Se lo dijo a Amelia, a la que al parecer no le importó nada.
– Te quiero, Grace -dijo Jack.
Grace ya estaba sonriendo; todo su cuerpo parecía sonreír, como si estuviera envuelta en una felicidad que no la soltaría jamás. Y entonces lo dijo, ahí delante de todos.
– Yo también te quiero.
Él sintió entrar toda la felicidad del mundo, como un remolino que fue directamente hasta su corazón.
– Grace Catriona Eversleigh -repitió-, ¿quieres casarte conmigo?
– Sí. Sí.
Él se levantó.
– Ahora la voy a besar -anunció.
Y la besó. Delante de la viuda, delante de Amelia y su padre, delante de su tía y delante de la señora Broadmouse.
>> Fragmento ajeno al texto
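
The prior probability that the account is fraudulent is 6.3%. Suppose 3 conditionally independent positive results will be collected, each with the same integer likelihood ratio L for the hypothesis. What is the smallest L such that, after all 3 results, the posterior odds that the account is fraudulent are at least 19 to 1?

7

Prior odds = 0.063/0.937 = 63/937.
Target odds = 19.
Need L³ ≥ 19 ÷ (63/937) = 17803/63.
6³ = 216 < 17803/63 ≤ 343 = 7³, so L = 7.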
La besó, y continuó besándola. La estaba besando cuando la viuda se marchó emitiendo un bufido de furia, y la estaba besando cuando lord Crowland se llevó a Amelia a rastras mascullando algo sobre sensibilidades delicadas.
Y continuó besándola y besándola, y no habría interrumpido el beso si no se hubiera dado cuenta de que la señora Broadmouse seguía en la puerta mirándolos con una expresión bastante benigna.
Le sonrió de oreja a oreja.
– ¿Un poquito de intimidad, si no le importa?
Exhalando un suspiro ella se alejó, pero antes de cerrar la puerta la oyeron decir:
– Sí que me gusta una buena historia de amor.